When Modi's convoy passed through Madanpura area of Varanasi on Saturday, a group of Muslims greeted him with bouquet of flowers. When the prime minister saw them holding flowers for him, he got his specially designed SUV stopped and accepted the flowers extending his hands to them.
At another place, a group of Muslim weavers led by Mukhtar Ahmed Mehtu threw a shawl towards Prime Minister Modi's fleet, which he caught in air and put it on his head as mark of respect to the greeters.
The goodwill gesture however may not translate into votes for the BJP candidates because of many reasons.

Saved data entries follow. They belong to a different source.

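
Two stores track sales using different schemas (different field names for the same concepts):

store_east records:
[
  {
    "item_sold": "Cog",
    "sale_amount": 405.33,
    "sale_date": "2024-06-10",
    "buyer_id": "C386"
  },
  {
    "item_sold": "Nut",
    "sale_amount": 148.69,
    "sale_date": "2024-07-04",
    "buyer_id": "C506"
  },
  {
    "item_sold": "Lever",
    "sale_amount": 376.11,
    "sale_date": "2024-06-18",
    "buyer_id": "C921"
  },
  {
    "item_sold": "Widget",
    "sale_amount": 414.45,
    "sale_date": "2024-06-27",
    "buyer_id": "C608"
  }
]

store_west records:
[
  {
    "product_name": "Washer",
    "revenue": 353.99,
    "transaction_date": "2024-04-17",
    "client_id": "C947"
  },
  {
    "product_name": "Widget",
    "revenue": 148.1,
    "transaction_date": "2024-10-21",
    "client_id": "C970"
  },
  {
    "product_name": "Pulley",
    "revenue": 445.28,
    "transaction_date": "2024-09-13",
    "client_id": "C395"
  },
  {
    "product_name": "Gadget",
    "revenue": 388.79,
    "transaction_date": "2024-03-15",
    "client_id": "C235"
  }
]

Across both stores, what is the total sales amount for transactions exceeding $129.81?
2680.74

Schema mapping: "sale_amount" (store_east) = "revenue" (store_west) = sale amount

Sum of sales > $129.81 in store_east: 1344.58
Sum of sales > $129.81 in store_west: 1336.16

Total: 1344.58 + 1336.16 = 2680.74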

"Hamare Prime Minister hain. Banaras taraqqi karega to hum bhi taraqqi karengein. But BJP wale humein pasand nahi karte. (He is our prime minister. If Vanarasi progresses, then so will we. But the BJP does not like us)", says Rafiq Ahmed, a septuagenarian trader in Madanpura.
Asked if they would vote for Modi, some youths shot back, "How many Muslims have been fielded by the BJP in UP? Zero. We are 20 per cent in the state but not seen good enough even for one of the 403 seats. Why should we vote for him?"

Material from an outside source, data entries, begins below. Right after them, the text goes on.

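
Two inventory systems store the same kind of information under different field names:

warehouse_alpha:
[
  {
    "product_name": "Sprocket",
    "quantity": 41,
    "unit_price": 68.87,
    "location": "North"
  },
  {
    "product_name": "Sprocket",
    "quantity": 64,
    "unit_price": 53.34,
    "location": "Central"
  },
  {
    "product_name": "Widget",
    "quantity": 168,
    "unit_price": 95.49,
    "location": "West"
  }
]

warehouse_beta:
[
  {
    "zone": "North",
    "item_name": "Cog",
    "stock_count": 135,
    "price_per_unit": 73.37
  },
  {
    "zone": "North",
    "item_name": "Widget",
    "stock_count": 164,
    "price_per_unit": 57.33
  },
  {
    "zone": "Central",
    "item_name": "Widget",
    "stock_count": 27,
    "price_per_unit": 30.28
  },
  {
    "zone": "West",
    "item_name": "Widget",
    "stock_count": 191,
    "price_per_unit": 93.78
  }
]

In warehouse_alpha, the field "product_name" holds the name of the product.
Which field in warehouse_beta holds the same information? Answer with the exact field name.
item_name

In warehouse_alpha, "product_name" holds the name of the product.
The fields in warehouse_beta are: "zone", "item_name", "stock_count", "price_per_unit".
"item_name" is the match: the name refers to the same concept and its values are product-name strings (e.g. 'Cog', 'Widget').
The other fields ("zone", "stock_count", "price_per_unit") hold different kinds of data.

So "product_name" in warehouse_alpha corresponds to "item_name" in warehouse_beta.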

There are some Muslims who give credit to the Prime Minister for launching developmental schemes in Varanasi and increased cleanliness. But, there is also a lot of resentment in the community over demonetisation, which has especially hit hard the weaving community, comprising mostly Muslims.

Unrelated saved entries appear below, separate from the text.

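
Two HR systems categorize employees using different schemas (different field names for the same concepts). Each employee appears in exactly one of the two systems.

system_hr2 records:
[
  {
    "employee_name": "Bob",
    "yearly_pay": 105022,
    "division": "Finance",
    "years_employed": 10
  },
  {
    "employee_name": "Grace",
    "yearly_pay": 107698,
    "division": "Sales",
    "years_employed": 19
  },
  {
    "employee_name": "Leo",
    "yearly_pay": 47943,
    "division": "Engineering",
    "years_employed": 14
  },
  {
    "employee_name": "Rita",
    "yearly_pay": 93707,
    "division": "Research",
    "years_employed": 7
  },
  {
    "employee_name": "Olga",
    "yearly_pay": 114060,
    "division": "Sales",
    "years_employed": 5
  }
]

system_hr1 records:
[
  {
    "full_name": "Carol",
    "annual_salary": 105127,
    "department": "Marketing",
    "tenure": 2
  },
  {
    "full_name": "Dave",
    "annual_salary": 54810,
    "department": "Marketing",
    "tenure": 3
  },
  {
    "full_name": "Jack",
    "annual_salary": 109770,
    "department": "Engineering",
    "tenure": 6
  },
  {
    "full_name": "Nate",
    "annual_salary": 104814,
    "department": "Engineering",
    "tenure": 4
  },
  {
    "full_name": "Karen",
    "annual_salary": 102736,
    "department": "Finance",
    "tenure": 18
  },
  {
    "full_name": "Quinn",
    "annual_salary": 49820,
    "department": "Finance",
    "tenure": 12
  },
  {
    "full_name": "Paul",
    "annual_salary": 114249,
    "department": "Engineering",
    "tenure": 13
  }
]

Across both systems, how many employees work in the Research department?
1

Schema mapping: "division" (system_hr2) = "department" (system_hr1) = department

Research employees in system_hr2: 1
Research employees in system_hr1: 0

Total in Research: 1 + 0 = 1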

Abdul Rauf, a noted handloom dealer, is disappointed over Modi's handling of weavers' concerns but says he continues to have hope in him.
With their Banarasi sarees having lost sheen post note ban, many weavers express their unhappiness with the BJP's policies. Besides there are old fault lines, including the party's Hindutva pitch, that deeply divide the community and the saffron outfit.
Zubair Ahmed (26) says in a lighter vein that even if some of them vote for the party, nobody will believe them.
He says he knew friends who had voted for the BJP in the 2014 Lok Sabha polls when Modi contested from here. "Our non-Muslim friends laughed when we told them".
Muslims, comprising 20 per cent of the total voters, appear to be solidly behind the Samajwadi Party-Congress alliance here, virtually ruling out any serious split in their ranks on March 8, when the city goes to the polls.
The combined votes of the SP and the Congress were more than the winning BJP candidates' in two of the three seats and it could be a reason that the saffron party deployed its top leaders, including several Union ministers, in holding small and big public events targeting different sections of people.
A division in Muslims votes in the 2012 state elections played a role in the BJP's win in all three assembly seats falling in the city.
Prime Minister Modi, BJP President Amit Shah and other party leaders during election rallies in other parts of the state had issued remarks which the rival parties alleged were communal in nature and insulting for Muslims.
Interestungly, the Supreme Court just before the election process in five states commenced last month had barred political parties from using religion, region, caste or community in their poll campaigns.